The Bonnie “Prince” Billy Book

Will Oldham opens up to Alan Licht about his long music and film career (under many a pseudonym) in this Q&A style book about his work.


Will Oldham

Will Oldham has released a landslide of records over the past two decades, first as Palace (Brothers, Songs, etc.) and since 1999 under the stage name Bonnie “Prince” Billy. Oldham’s high-modernist country songs are remarkable and varied, sometimes hilarious and other times dour, but always beautifully crafted. His voice began as a ragged adolescent yowl, but over the years has deepened and been refined into a smooth baritone. At least five or six of his albums are perfect.

For a low-profile musician on an indie label, Will Oldham has achieved surprising visibility in pop culture. He co-starred in a Kanye West video with Zach Galifianakis, and in an episode of R. Kelly’s unending series Trapped in the Closet. As a teenager he acted alongside James Earl Jones in John Sayles’s film Matewan, and years later returned to the screen as an aimless drifter in Kelly Reichardt’s Old Joy, followed by a scene-stealing cameo as a crusty punk in Reichardt’s Wendy and Lucy. Oldham has toured opening for Bjork, written songs for Marianne Faithful and famously sang with Johnny Cash on the country patriarch’s cover of Oldham’s own “I See a Darkness.”

Yet despite his pervasiveness and knack for appearing in unexpected places, Oldham is still regarded by music journalists as a kind of mystery man, a Kentucky rustic wary of the press. This book, a 400-page interview with Oldham conducted by New York musician and journalist Alan Licht, goes a long way toward remedying this long-held fallacy and reveals Oldham as a cosmopolitan and intelligent artist.

Much of the mystique surrounding Oldham seems to be due to a classic case of mistaking the singer for the song. The assumption that each chorus and verse in his oeuvre is autobiographical frustrates Oldham, who complains that “I don’t think when James Cameron writes and directs a movie that people confuse him with Terminator.” In writing songs he rigorously avoids the personal, and “will always rewrite a song that seems like it is too connected to a real event, because the intention is always to create a hyperreal event so that more people can relate to it.”

The key to Oldham’s approach stems from his childhood education as an actor, which he sees as having given him the training necessary to fully inhabit the characters that populate his songs. His experience as an actor on film sets also influenced his approach to recording. Oldham never keeps a band together for long, but instead enlists new musicians for each session, adapting his model from how in filmmaking people are “getting together briefly, having a purpose, and then taking it somewhere else.”

The conversation in Will Oldham on Bonnie “Prince” Billy approaches Oldham’s life and discography chronologically. While this in-depth approach might at first appear to be daunting to non-superfans, there are plenty of rich asides in the conversation that prevent the book from bogging down into a pedantic rock-nerd slog.

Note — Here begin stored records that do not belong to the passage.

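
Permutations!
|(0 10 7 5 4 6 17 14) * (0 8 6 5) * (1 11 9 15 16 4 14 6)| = 18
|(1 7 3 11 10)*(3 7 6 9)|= |(1 6 9 3 11 10)|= 6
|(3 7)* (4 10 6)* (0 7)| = |(0 7 3)(4 10 6)| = 3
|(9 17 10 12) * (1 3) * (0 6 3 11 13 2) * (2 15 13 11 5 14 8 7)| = 36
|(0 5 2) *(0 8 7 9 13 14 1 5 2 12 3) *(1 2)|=|(0 1 5 12 3)(2 8 7 9 13 14)|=30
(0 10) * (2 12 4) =(0 10)(2 12 4) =[10, 1, 12, 3, 2, 5, 6, 7, 8, 9, 0, 11, 4]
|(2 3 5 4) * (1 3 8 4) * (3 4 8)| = |(8)(1 4 2 3 5)| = 5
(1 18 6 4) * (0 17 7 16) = (0 17 7 16)(1 18 6 4) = [17, 18, 2, 3, 1, 5, 4, 16, 8, 9, 10, 11, 12, 13, 14, 15, 0, 7, 6]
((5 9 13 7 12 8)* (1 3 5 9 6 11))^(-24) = ((1 3 5 6 11)(7 12 8 9 13))^(-24) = (1 3 5 6 11)(7 12 8 9 13)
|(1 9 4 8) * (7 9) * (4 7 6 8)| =6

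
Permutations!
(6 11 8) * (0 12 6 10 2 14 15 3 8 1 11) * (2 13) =(0 12 6)(1 11)(2 14 15 3 8 10 13) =[12, 11, 14, 8, 4, 5, 0, 7, 10, 9, 13, 1, 6, 2, 15, 3]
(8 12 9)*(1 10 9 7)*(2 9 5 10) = (1 2 9 8 12 7)(5 10) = [0, 2, 9, 3, 4, 10, 6, 1, 12, 8, 5, 11, 7]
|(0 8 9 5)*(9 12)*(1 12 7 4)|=|(0 8 7 4 1 12 9 5)|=8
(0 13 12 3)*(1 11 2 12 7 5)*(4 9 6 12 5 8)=[13, 11, 5, 0, 9, 1, 12, 8, 4, 6, 10, 2, 3, 7]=(0 13 7 8 4 9 6 12 3)(1 11 2 5)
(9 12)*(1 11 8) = (1 11 8)(9 12) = [0, 11, 2, 3, 4, 5, 6, 7, 1, 12, 10, 8, 9]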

Oldham’s observations about the nature of creativity, as well as his deep enthusiasm for music and film, will keep the most casual fan of independent music engaged, even if they find themselves skipping ahead through the details of the personnel that played on each album. Oldham’s account of the punk scene that he grew up in during the 1980s, both his reverence for this outburst of creativity and the tight-knit community that grew up alongside it, is particularly interesting. And his tales of briefly touring with a friend’s band as they opened for Glenn Danzig’s post-Misifts project Samhain, are as hilarious as they are unexpected.

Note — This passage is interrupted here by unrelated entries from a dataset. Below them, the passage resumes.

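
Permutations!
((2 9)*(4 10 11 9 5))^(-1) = ((2 5 4 10 11 9))^(-1) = (2 9 11 10 4 5)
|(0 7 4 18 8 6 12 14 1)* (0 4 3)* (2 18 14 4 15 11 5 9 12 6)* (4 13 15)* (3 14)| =6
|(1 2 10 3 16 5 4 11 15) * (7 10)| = |(1 2 7 10 3 16 5 4 11 15)| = 10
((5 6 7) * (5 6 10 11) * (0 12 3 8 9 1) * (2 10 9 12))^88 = ((0 2 10 11 5 9 1)(3 8 12)(6 7))^88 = (0 5 2 9 10 1 11)(3 8 12)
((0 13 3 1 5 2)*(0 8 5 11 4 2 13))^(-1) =((1 11 4 2 8 5 13 3))^(-1) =(1 3 13 5 8 2 4 11)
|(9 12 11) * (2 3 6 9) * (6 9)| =5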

Since Oldham has been releasing records from the very outset of his career, his entire growth as an artist has been documented on vinyl, each album often quite different than the one that preceded it. His songs, which began as a grab bag of rock, punk, and country influences, laden with mysterious symbols such as mountains, rivers, God, and horses, have given way to more accessible meditations on aging, love, and loss. Will Oldham on Bonnie “Prince” Billy serves as a retrospective archive of this trajectory, and is a fascinating and very readable study of an artist who hasn’t settled on a single formula, but rather is dedicated to finding a new approach to his work with every song. ■

Will Oldham on Bonnie “Prince” Billy by Alan Licht, 2012, 400 pp. $16.84 paperback (W. W. Norton)

Jeff Miller is the author of the award-winning short story collectionGhost Pine: All Stories True. He lives and drinks Kentucky bourbon in Little Italy.